Das von Ina Scharrenbach (CDU) geführte Ministerium für Heimat, Kommunales, Bau und Digitales hat im sogenannten Aktenstreit gegen die Landesverfassung verstoßen. Das hat der NRW-Verfassungsgerichtshof in Münster am Dienstag entschieden (Aktenzeichen: VerfGH 31/23).
Geklagt hatten drei Abgeordnete der oppositionellen SPD-Fraktion des NRW-Landtags. Sie sehen sich in ihren parlamentarischen Rechten bei der Aufarbeitung der Flutkatastrophe vom Juli 2021 beschnitten.
Das Gericht sagte zu seiner Begründung: Der Parlamentarische Untersuchungs-Ausschuss habe den Auftrag gehabt, mögliches Fehlverhalten während der Hochwasserkatastrophe zu untersuchen.
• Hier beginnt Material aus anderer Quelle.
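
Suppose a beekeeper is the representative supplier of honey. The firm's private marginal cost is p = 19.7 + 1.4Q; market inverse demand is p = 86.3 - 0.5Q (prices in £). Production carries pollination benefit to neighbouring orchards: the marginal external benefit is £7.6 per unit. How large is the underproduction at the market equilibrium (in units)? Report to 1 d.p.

Market equilibrium (private): 19.7 + 1.4Q = 86.3 - 0.5Q → Q_m = 35.0526.
Social marginal cost = private MC − MEB = 12.1 + 1.4Q.
Set SMC = demand: 12.1 + 1.4Q = 86.3 - 0.5Q → Q* = 39.0526.
Gap = |35.0526 − 39.0526| = 4.0000.

4.0 units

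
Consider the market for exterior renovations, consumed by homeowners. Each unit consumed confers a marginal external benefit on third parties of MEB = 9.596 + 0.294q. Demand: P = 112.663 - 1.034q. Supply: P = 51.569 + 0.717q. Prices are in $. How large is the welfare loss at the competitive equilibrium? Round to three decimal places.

DWL = $135.271

Market equilibrium (private): 51.569 + 0.717q = 112.663 - 1.034q → q_m = 34.8909.
Social marginal benefit = demand + MEB = 122.259 - 0.740q.
Set SMB = MC: 122.259 - 0.740q = 51.569 + 0.717q → q* = 48.5175.
Height of the DWL triangle at q_m is SMB(q_m) − MC(q_m) = MEB(q_m) = 19.8539.
DWL = ½ × 13.6266 × 19.8539 = 135.2706.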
Das Ministerium sei dem Anspruch der Aktenvorlagen für das Recht der Beweiserhebung des Untersuchungs-Ausschusses nicht nachgekommen, so der Verfassungsgerichtshof.
Nur zehn Seiten für den Untersuchungs-Ausschuss
Ina Scharrenbach hatte für den Parlamentarischen Untersuchungs-Ausschuss (PUA) zur Aufarbeitung der Hochwasser-Katastrophe im Juli 2021 den Abgeordneten erstaunlich wenig Akten vorgelegt - nur zehn Seiten.
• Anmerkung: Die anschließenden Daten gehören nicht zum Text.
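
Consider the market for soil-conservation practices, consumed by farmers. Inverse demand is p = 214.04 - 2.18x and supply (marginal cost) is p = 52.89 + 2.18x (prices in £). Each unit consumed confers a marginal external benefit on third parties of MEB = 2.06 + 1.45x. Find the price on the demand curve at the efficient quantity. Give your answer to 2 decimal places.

P = £91.77

Social marginal benefit = demand + MEB = 216.10 - 0.73x.
Set SMB = MC: 216.10 - 0.73x = 52.89 + 2.18x → x* = 56.0859.
Consumer price on the demand curve at x*: 214.04 − 2.18×56.0859 = 91.7727.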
Das Justizministerium hingegen stellte 12.000 Seiten zur Verfügung. Die Bauministerin begründete die schlanke Aktenauswahl damit, dass sie den relevanten Untersuchungszeitraum auf lediglich zwei bis drei Tage während des Hochwassers eingrenzte. Die Parlamentarier hatten jedoch auch Akten mit Informationen zu dem Zeitraum danach bis September erwartet.
Der Einsetzungsbeschluss des PUA Hochwasser vom Juni 2022 sieht aber einen Untersuchungszeitraum vom 09.07.2021 bis zum 09.09.2021 vor.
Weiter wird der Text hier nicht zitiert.